Ce n’est qu’un indice montrant que les comptes n’étaient pas ceux qu’ils semblaient être.
Deux sous-ensembles de comptes publiés en anglais ont été découverts : un groupe prétendant être originaire d’Écosse et d’Angleterre, et un autre d’Irlande et d’Irlande du Nord.
Avant que le conflit ne s’intensifie, ces comptes avaient passé des années à accumuler des adeptes et à publier du contenu « anti-travailliste, anti-syndical, anti-Starmer (le premier ministre du Royaume-Uni) et anti-famille royale », ont déclaré les chercheurs, les comptes écossais étant penchés vers les mouvements indépendantistes pro-écossais.
« Il y avait de vrais Écossais et Irlandais qui interagissaient avec ces comptes », a déclaré Murray, ajoutant que les profils s’étaient fondus dans de véritables conversations politiques locales avant de basculer vers des messages pro-iraniens.
Les comptes britanniques et irlandais ne constituaient qu’une partie du réseau.
Des profils publiés en espagnol prétendant être originaires du Texas, de Californie, du Venezuela et du Chili ont également mené une opération similaire, se présentant comme des militants progressistes, des immigrés ou des partisans du vénézuélien Nicolas Maduro.
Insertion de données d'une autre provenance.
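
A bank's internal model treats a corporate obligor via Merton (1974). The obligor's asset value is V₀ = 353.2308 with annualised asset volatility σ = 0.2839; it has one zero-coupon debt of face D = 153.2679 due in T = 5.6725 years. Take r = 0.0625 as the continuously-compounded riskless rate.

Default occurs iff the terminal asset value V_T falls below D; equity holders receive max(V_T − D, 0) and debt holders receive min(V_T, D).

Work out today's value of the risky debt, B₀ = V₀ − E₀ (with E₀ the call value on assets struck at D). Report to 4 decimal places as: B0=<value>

B0=105.5226

With assets at 353.2308 and a single debt payment of 153.2679 at 5.6725 years:
d₁ = [ln(V₀/D) + (r + σ²/2)T] / (σ√T)
   = [ln(353.2308/153.2679) + (0.0625 + 0.5·0.2839²)·5.6725] / (0.2839·√5.6725)
   = [0.834934 + 0.583131] / 0.676165 = 2.097218
d₂ = d₁ − σ√T = 2.097218 − 0.676165 = 1.421053
N(d₁) = 0.982013,  N(d₂) = 0.922349,  e^(−rT) = 0.701502
E₀ = V₀·N(d₁) − D·e^(−rT)·N(d₂)
   = 353.2308·0.982013 − 153.2679·0.701502·0.922349 = 247.708246
B₀ = V₀ − E₀ = 353.2308 − 247.708246 = 105.522554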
Ces photos et légendes publiées critiquent l’agence américaine controversée de l’immigration et des douanes (ICE), s’attaquant à des événements viraux tels que les manifestations à Minneapolis après la fusillade de Renée Good par un agent de l’ICE.
« La brutalité policière à Minneapolis n’est que la pointe de l’iceberg du racisme institutionnel qui nous affecte tous », a publié un article.
Une répression plus large contre les opérations du CGRI
En parallèle, Europol – l’agence chargée de l’application des lois de l’UE – a annoncé en mai la fermeture de milliers de comptes affiliés au CGRI dans 19 pays entre février et avril.
Le CGRI a été officiellement désigné comme organisation terroriste le 19 février, fournissant ainsi aux autorités chargées de l’application des lois une base légale pour cibler son infrastructure en ligne.
La répression numérique d’Europol a également ciblé le principal compte X du CGRI, qui comptait plus de 150 000 abonnés.
Selon Europol, les messages mélangeaient le martyre religieux avec des messages politiques pro-iraniens, utilisaient des vidéos générées par l’IA pour glorifier le CGRI et appelaient les internautes à venger la mort de l’ayatollah Ali Khamenei.
Cela intervient dans le cadre d’une surveillance plus large des campagnes d’influence en ligne de l’Iran, qui vont des images de guerre obsolètes au contenu généré par l’IA en passant par les clips vidéo viraux Lego qui auraient été créés par des équipes iraniennes.
Alors que les efforts d’influence iraniens se concentrent souvent sur les communautés à l’étranger, en s’intégrant par exemple dans les débats, l’accès à Internet pour les Iraniens ordinaires reste restreint et inégal dans de nombreux domaines.